Accutane Aids Design of Drugs for Macular Degeneration

by AMANDA YARNELL, C&EN WASHINGTON
July 19, 2004 | A version of this story appeared in Volume 82, Issue 29

Accutane (13-cis-retinoic acid) is used to treat severe, scarring acne, but it can also cause vision problems. New work shows that this unfortunate side effect is caused by 13-cis-retinoic acid inhibiting the vision cycle protein RPE65.

The identification of Accutane's precise molecular target in the eye will facilitate the design of drugs that partially inhibit the vision cycle, according to professor of biological chemistry and molecular pharmacology Robert R. Rando of Harvard Medical School. Such drugs might make much-needed treatments for certain forms of macular and retinal degenerative diseases, he adds.

Although 13-cis-retinoic acid had previously been shown to inhibit the vision cycle, its primary protein target has remained elusive. Now, Rando and postdoc Deviprasad R. Gollapalli have used a quantitative fluorescence binding assay to demonstrate that 13-cis-retinoic acid's vision target is RPE65 [Proc. Natl. Acad. Sci. USA,101, 10030 (2004)].

RPE65 plays a crucial rate-limiting role in the vision cycle. The protein chaperones a highly hydrophobic cycle intermediate (all-trans-retinyl esters) to the next enzyme in the cycle. Accutane binds RPE65 with nanomolar affinity and competes with all-trans-retinyl esters binding to the protein, Rando and Gollapalli find. This competition inhibits processing of all-trans-retinyl esters into the rhodopsin chromophore that's required for vision. As a consequence, some patients taking Accutane find it difficult to see in low-light situations, a condition known as night blindness.

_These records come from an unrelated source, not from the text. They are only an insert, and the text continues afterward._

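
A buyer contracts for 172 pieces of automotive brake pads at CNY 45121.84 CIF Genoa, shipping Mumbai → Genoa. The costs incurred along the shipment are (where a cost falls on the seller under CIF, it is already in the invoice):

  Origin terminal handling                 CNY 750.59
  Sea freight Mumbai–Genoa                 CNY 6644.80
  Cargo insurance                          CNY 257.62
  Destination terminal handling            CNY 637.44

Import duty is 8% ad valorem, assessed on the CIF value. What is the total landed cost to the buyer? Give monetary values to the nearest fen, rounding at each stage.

Total landed cost: CNY 49369.03

CIF: the seller pays costs through ocean freight and marine insurance to the destination port.
Already in the invoice (seller's account under CIF): origin terminal, freight, insurance — exclude.
The CIF price already equals the CIF value: 45121.84
Import duty = 45121.84 × 8% = 3609.75
Buyer bears: destination terminal 637.44 + duty 3609.75 = 4247.19
Landed cost = invoice 45121.84 + 4247.19 = 49369.03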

Rando hopes to use 13-cis-retinoic acid as a starting point to design molecules that partially inhibit the vision cycle. He notes that a number of macular and retinal degenerative diseases are caused by the formation of highly toxic by-products from chemically reactive vision cycle intermediates. For instance, highly reactive all-trans-retinal can combine with the common membrane lipid phosphatidyl ethanolamine to produce A2E, an accumulation of which is associated with Stargardt's disease, a hereditary kind of macular degeneration.

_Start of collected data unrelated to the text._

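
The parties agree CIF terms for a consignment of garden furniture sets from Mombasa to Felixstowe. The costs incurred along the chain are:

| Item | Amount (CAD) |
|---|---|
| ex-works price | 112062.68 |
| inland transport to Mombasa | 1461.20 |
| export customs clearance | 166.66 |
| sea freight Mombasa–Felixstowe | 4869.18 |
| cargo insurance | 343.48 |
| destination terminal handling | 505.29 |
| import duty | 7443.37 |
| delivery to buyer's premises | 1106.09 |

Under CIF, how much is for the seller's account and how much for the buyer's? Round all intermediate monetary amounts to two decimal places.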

Partially inhibiting RPE65 and thus the vision cycle with a retinoic-acid-like molecule would reduce the accumulation of such toxic by-products, Rando suggests. Such molecules might be useful in treating these eye diseases. "It should be readily possible to design potent and specific antagonists of RPE65 that don't have the toxic side effects of retinoic acid," which include birth defects and even fetal death, he says. In addition, he suggests that screening 13-cis-retinoic acid analogs for variants that don't bind RPE65 could turn up an acne drug that doesn't cause vision problems.